The facts in this cause have been found by the court and the exceptions, so far as briefed have been found to be without merit, and those not briefed must be treated as waived. In such a situation it is the common practice of this Court, when the judgment of the county court is reversed, to proceed and render such judgment as the facts found warrant. Smith v. Hill, 45 Vt. 90, 92. Finding 14 is the county court's conclusion of law as to the plaintiff's right to recover and of the amount of recovery, and, since the plaintiff by fixing his ad damnum at $200 only asks for that amount and waives any excess, this finding, if supported by the previous findings, determines the right of the plaintiff to recover that sum. Schwarz v. Avery, 113 Vt. 175, 180, 31 A.2d 916.

Although the defendant did not except to finding 14 on the ground that it was not supported by the previous findings, we will treat it as though he had excepted on that ground in determining if the facts found support a judgment for the plaintiff to recover $200. Greenwood v. Lamson, 106 Vt. 37, 42, 168 A. 915. Such an exception is in effect, if not in form, the same as if taken to a judgment based upon facts found, where the question is whether the findings are such as to support the judgment and does not reach back of the findings, or present for review any question of the sufficiency of the evidence upon which they are based. Schwarz v. Avery, supra. Consequently the rules that doubtful findings are to be construed in favor of the judgment, if this can reasonably be done; that we must assume in favor of the judgment that the trial court inferred such facts from the other facts certified as it ought to have done, or might fairly have done; and that we do not for the purpose of reversing a judgment, read into the findings of fact something which is not there, and which is not a necessary inference from the facts found apply. Abatiell v. Morse, 115 *341 Vt. 254, 259, 260, 56 A.2d 464, and cases cited.

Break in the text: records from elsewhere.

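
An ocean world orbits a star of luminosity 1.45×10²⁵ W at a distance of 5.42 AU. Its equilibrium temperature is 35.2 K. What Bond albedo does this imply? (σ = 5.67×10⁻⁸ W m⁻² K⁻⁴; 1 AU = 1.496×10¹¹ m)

d = 5.42 AU = 8.11×10¹¹ m.
Flux: S = L/(4πd²) = 1.45×10²⁵/(4π×(8.11×10¹¹)²) = 1.76 W m⁻².
From T_eq⁴ = S(1−A)/(4σ): 1−A = 4σT_eq⁴/S.
1−A = 4 × 5.67×10⁻⁸ × (35.2)⁴ / 1.76 = 0.198.

A ≈ 0.80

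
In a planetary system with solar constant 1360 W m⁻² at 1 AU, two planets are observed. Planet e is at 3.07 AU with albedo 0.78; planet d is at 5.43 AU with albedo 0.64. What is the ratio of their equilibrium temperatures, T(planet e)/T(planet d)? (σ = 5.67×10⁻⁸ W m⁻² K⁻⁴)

T₁/T₂ ≈ 1.176

T_eq = [S₀(1−A)/(4σd²)]^(1/4), so T ∝ (1−A)^(1/4) / √d.
T₁ = [1360×0.22/(4×5.67×10⁻⁸×3.07²)]^(1/4) = 108.77 K.
T₂ = [1360×0.36/(4×5.67×10⁻⁸×5.43²)]^(1/4) = 92.50 K.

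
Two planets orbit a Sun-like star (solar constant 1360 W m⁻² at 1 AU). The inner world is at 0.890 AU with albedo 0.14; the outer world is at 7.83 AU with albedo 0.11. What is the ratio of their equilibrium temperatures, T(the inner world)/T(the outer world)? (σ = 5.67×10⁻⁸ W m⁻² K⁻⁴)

T_eq = [S₀(1−A)/(4σd²)]^(1/4), so T ∝ (1−A)^(1/4) / √d.
T₁ = [1360×0.86/(4×5.67×10⁻⁸×0.890²)]^(1/4) = 284.06 K.
T₂ = [1360×0.89/(4×5.67×10⁻⁸×7.83²)]^(1/4) = 96.59 K.

T₁/T₂ ≈ 2.941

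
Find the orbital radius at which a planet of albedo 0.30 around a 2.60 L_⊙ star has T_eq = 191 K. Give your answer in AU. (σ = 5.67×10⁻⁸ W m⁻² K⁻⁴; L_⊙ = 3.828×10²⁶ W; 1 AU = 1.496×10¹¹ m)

d ≈ 2.86 AU

L = 2.60 × 3.828×10²⁶ = 9.95×10²⁶ W.
From T_eq⁴ = L(1−A)/(16πσd²): d = √[L(1−A)/(16πσT_eq⁴)].
d = √[9.95×10²⁶ × 0.70 / (16π × 5.67×10⁻⁸ × (191)⁴)] = 4.29×10¹¹ m = 2.86 AU.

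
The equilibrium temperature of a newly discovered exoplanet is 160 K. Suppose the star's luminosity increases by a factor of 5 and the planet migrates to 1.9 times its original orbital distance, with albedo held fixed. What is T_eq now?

T_eq ∝ L^(1/4) · d^(−1/2).
T′ = 160 × 5^(1/4) / 1.9^(1/2) = 174 K.

T_eq ≈ 174 K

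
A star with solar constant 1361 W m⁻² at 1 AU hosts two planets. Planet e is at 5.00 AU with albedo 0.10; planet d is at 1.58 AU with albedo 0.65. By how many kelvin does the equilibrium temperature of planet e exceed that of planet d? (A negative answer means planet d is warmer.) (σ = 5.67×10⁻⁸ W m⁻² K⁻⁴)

ΔT ≈ -49.1 K

T_eq = [S₀(1−A)/(4σd²)]^(1/4), so T ∝ (1−A)^(1/4) / √d.
T₁ = [1361×0.90/(4×5.67×10⁻⁸×5.00²)]^(1/4) = 121.24 K.
T₂ = [1361×0.35/(4×5.67×10⁻⁸×1.58²)]^(1/4) = 170.31 K.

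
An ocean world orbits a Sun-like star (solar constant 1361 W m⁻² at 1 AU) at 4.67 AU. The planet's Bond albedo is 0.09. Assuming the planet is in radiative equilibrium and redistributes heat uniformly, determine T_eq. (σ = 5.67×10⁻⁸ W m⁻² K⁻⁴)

T_eq ≈ 126 K

Flux at 4.67 AU: S = 1361/4.67² = 62.4 W m⁻².
Energy balance: absorbed = emitted ⇒ πR²·S(1−A) = 4πR²·σT_eq⁴, so T_eq⁴ = S(1−A)/(4σ).
T_eq = [62.4 × 0.91 / (4 × 5.67×10⁻⁸)]^(1/4) = (2.50×10⁸)^(1/4) = 126 K.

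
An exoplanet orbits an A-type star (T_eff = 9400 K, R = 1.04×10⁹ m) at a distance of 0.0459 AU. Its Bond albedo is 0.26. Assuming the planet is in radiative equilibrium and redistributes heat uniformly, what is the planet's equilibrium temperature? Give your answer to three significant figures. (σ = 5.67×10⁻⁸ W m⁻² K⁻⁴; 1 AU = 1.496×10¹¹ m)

d = 0.0459 AU = 6.87×10⁹ m.
L = 4πR_⋆²σT_⋆⁴ = 4π(1.04×10⁹)² × 5.67×10⁻⁸ × (9400)⁴ = 6.02×10²⁷ W.
S = L/(4πd²) = 1.02×10⁷ W m⁻².
Energy balance: absorbed = emitted ⇒ πR²·S(1−A) = 4πR²·σT_eq⁴, so T_eq⁴ = S(1−A)/(4σ).
T_eq = [1.02×10⁷ × 0.74 / (4 × 5.67×10⁻⁸)]^(1/4) = (3.31×10¹³)^(1/4) = 2400 K.

T_eq ≈ 2400 K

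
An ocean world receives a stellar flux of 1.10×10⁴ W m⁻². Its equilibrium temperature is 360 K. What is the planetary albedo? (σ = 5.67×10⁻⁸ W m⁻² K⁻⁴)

A ≈ 0.65

From T_eq⁴ = S(1−A)/(4σ): 1−A = 4σT_eq⁴/S.
1−A = 4 × 5.67×10⁻⁸ × (360)⁴ / 1.10×10⁴ = 0.346.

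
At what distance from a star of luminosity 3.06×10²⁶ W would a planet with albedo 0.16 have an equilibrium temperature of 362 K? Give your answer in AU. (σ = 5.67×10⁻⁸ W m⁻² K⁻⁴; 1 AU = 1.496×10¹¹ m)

From T_eq⁴ = L(1−A)/(16πσd²): d = √[L(1−A)/(16πσT_eq⁴)].
d = √[3.06×10²⁶ × 0.84 / (16π × 5.67×10⁻⁸ × (362)⁴)] = 7.25×10¹⁰ m = 0.484 AU.

d ≈ 0.484 AU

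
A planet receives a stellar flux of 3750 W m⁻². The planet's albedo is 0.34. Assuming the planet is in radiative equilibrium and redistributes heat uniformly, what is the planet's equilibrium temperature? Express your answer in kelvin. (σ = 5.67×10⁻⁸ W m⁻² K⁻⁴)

Energy balance: absorbed = emitted ⇒ πR²·S(1−A) = 4πR²·σT_eq⁴, so T_eq⁴ = S(1−A)/(4σ).
T_eq = [3750 × 0.66 / (4 × 5.67×10⁻⁸)]^(1/4) = (1.09×10¹⁰)^(1/4) = 323 K.

T_eq ≈ 323 K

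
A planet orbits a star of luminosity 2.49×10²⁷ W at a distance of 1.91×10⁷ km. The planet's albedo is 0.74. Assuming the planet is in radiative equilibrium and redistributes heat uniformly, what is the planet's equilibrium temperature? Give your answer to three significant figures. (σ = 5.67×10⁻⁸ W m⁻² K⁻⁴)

d = 1.91×10⁷ km = 1.91×10¹⁰ m.
Flux: S = L/(4πd²) = 2.49×10²⁷/(4π×(1.91×10¹⁰)²) = 5.43×10⁵ W m⁻².
Energy balance: absorbed = emitted ⇒ πR²·S(1−A) = 4πR²·σT_eq⁴, so T_eq⁴ = S(1−A)/(4σ).
T_eq = [5.43×10⁵ × 0.26 / (4 × 5.67×10⁻⁸)]^(1/4) = (6.23×10¹¹)^(1/4) = 888 K.

T_eq ≈ 888 K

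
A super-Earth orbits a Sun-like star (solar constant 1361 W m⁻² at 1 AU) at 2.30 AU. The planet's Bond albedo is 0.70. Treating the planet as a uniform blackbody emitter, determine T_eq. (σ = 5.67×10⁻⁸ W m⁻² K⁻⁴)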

The defendant insists that the amount of damages that can be recovered is fixed by the provisions of the Uniform Sales Act in V.S.1947, § 7917, Par. III, and is the difference between the price of the new car and its market value. This measure of damages does not apply if there was no available market in Bethel for this model car. Breding v. Champlain Marine & Realty Co., 106 Vt. 288, 295, 299, 172 A. 625. Even if there had been an available market for the new car, no reason is advanced why the plaintiff is not entitled to recover the profit mentioned in finding 13, which he would have made on the resale of the used car, and which was included in finding 14.

There is no express finding that there was no available market in Bethel for the new car, but we think that the court might fairly have inferred from finding 1 about the situation of the plaintiff and from finding 5 that the new car was of a type not readily marketable, that there was no available market for it. No error in the amount of damages up to $200 in finding 14 has been made to appear.

Judgment reversed, and judgment for the plaintiff to recover $200 damages and his costs below, less defendants' costs in this court.